A lot of law practices think they are immune to cyber attacks and data breaches because they’re so small, compared to huge corporations that have more data to hack. However, the truth is that your Connecticut or Massachusetts law firm is at risk just as much as Target, Sony, or Walmart.
It’s important to take cybersecurity measures to keep your law practice data safe, otherwise, you risk losing your valuable business data to a hacker and destroying your business reputation or client confidentiality in the process. Chances are that your office will be targeted if you don’t take preventative actions.
Here are three reasons why law firms are at the top of a hacker’s hit list:
1) Legal Practices Have Tons of Sensitive Data
Law firms have copious amounts of sensitive data ripe for the picking. Huge surprise! From employment contracts to medical files, attorneys and their paralegals work with sensitive information on a daily basis, which attracts hackers to the business.

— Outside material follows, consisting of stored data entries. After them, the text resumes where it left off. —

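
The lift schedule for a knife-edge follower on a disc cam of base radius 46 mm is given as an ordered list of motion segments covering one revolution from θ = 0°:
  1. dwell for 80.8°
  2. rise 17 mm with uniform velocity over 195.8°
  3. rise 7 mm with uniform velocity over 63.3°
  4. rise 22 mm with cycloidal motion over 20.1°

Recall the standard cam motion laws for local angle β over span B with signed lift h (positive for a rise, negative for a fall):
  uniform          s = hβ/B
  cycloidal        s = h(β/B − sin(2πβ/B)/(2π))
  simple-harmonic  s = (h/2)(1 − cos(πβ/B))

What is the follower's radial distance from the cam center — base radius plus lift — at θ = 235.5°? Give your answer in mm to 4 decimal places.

seg 1 [0°–80.8°] dwell: s stays 0.0000
seg 2 [80.8°–276.6°] uniform, h=17: θ=235.5° here. β=154.7, B=195.8. 17·154.7/195.8 = 13.4316 → s = 13.4316
radial distance = base radius + s = 46 + 13.4316 = 59.4316

59.4316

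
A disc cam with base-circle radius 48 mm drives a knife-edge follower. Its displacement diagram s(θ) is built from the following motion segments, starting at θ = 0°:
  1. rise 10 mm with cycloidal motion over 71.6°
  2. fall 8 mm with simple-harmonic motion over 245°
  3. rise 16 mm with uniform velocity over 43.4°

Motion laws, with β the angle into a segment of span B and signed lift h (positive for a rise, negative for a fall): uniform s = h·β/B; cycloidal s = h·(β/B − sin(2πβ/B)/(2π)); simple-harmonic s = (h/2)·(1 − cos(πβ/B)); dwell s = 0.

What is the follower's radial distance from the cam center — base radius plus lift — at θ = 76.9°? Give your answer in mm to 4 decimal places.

seg 1 [0°–71.6°] cycloidal, h=10: full span → s += 10 → s = 10.0000
seg 2 [71.6°–316.6°] simple-harmonic, h=-8: θ=76.9° here. β=5.3, B=245. -8/2·(1 − cos(π·0.0216)) = -0.0092 → s = 9.9908
radial distance = base radius + s = 48 + 9.9908 = 57.9908

57.9908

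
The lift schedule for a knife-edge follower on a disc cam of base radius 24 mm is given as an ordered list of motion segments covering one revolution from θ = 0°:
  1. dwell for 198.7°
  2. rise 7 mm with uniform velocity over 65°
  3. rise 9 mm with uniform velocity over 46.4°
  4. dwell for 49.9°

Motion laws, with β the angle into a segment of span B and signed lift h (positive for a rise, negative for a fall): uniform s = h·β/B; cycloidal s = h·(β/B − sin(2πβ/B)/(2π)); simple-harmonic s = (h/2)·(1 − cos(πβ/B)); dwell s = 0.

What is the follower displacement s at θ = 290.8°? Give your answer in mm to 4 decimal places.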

According to the John Sweeney, President of LogicForce, “Law firms are the subject of targeted attacks for one simple reason. Their servers hold incredibly valuable information. That includes businesses’ IP, medical records, bank information, even government secrets. For hackers looking for information they can monetize, there is no better place to start.”
The typical law firm has employee records with social security numbers, financial records like credit card numbers, and some even have health records on file that fetch a handsome price. Hackers take this information and sell it on the black market, which makes it a lucrative source of revenue for cybercriminals.
2) Law Firms Have Limited Cybersecurity Knowledge
While large corporations have the funds and personnel available to enact strict security protocol and regulations, the small and medium-sized law practices don’t. Instead, attorneys rely on their staff’s limited knowledge of cybersecurity to protect their data. According to the Verizon Data Breach Investigation Report, 61% of breaches hit smaller businesses last year, up from the previous year’s 53%. Given the attention directed towards the recent high-profile hacks, like Target and Equifax, you probably wouldn’t have guessed how vulnerable small businesses really are.
3) Law Offices Are Vulnerable to Phishing Attacks
Hackers are pretty methodical and don’t like to take unnecessary risks. Law firms are often targeted by pinpoint phishing tactics, where a hacker attempts to steal credentials by posing as someone with authority in your firm. They might steal the identity of your IT technician or a vendor in order to obtain credentials for internal access or specific documents. Another way they target firms is by sending an email impersonating someone you trust and asking you to download/open an email attachment that gives them access to your data. Worse yet, this type of activity makes it extremely difficult to trace the cybercriminals, making it a safer way to hack computers. Even though law firms are prime real estate for hackers, it actually doesn’t take that much to proactively secure your computers, servers, and network. Proactive monitoring, updated antivirus, data breach response plans, updating operating systems, employee training, data encryption, email spam filtering, enterprise-grade firewalls, and two-factor authentication are just a few ways to dramatically decrease the potential of a hack affecting your law practice.